Typically, there are two paths that will lead to challenging an existing ex parte order. The first is by filing what is called a motion and order to shorten time ex parte with notice – this means you have already served the other parent in this case with process, they have an opportunity to see what you are filing with the Court, and you are requesting that the Court hold a hearing on an expedited basis. In the ex parte situation, the judge will typically grant the order without requiring extra notice to the other parent, and consequently the order is entered immediately upon signing. This is in contrast with an order entered after a full hearing before the Court, where a judge typically will not sign an order changing a child’s primary residence, the residential schedule, or a legal decision-making scheme without the matter actually being presented to him or her by way of testimony or other evidence. In most cases, the Court cannot order those things without a formal basis to do so. However, for an ex parte order the commissioner will typically determine whether there is sufficient good cause on the papers themselves to make the order – in other words, to grant the requested relief without actually taking the matter to a hearing – based on the information presented to him or her.

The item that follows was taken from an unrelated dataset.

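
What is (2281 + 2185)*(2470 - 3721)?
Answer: -5586966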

Once you have served said paperwork on the other party, you will likely need to wait no less than 14 days from the time of the service before you get a hearing date. On that 14th day, or at least during that time, you will receive about a week of notice (longer if you try to schedule for a Friday) for the hearing to be held. When you go to serve your papers, the commissioner will usually assign you a specific date for your hearing. If not, then the attorney serving the paperwork will set the issue for hearing on an ex parte calendar before the commissioner who made the initial order. At the hearing, you or your attorney must convince the Court that the order should either be set aside, or modified in some significant respect.
The good news is that you cannot have an ex parte order against you forever. Just about every judge on the bench handles some aspect of family law matters. They do get very invested in the issues surrounding the children and family in general. While the commissioner may not be informed on the case, judges have some familiarity with the families that come before them.
In most counties, the clerks or court staff will require you to file a deposition questionnaire immediately preceding your hearing. In effect, you are providing to the judge a background on you and your current situation, as well as what you are asking for from the hearing. In addition to the paperwork you have filed, the Court will typically receive: At the hearing, the order that was entered can be modified, set aside, or left as is based on the presentation of the evidence. While you as the moving party are required to convince the commissioner who made the initial order, the burden is not insurmountable.
Seeking Legal Help and Other Considerations
Understanding ex parte in family court can be the difference in winning (or losing) a case. Handling this information with care is important for the safety and stability of your family. The involvement of children can further complicate matters, so you must be prepared to move quickly. Any ex parte order should be thoroughly reviewed. To help you stay on the right side of the law , consult with a family law attorney in your area. They will have the legal knowledge to ensure you’re complying with all the necessary requirements. A family law attorney can also work alongside you if further action is needed. As you search for the best family law attorney to fit your needs, ask plenty of questions and listen closely to the responses. Some things you may ask about: If you’re still unsure about who to choose after meeting with family law attorneys in your area, keep searching. Finding someone you’re comfortable with is critical to the outcome of your case.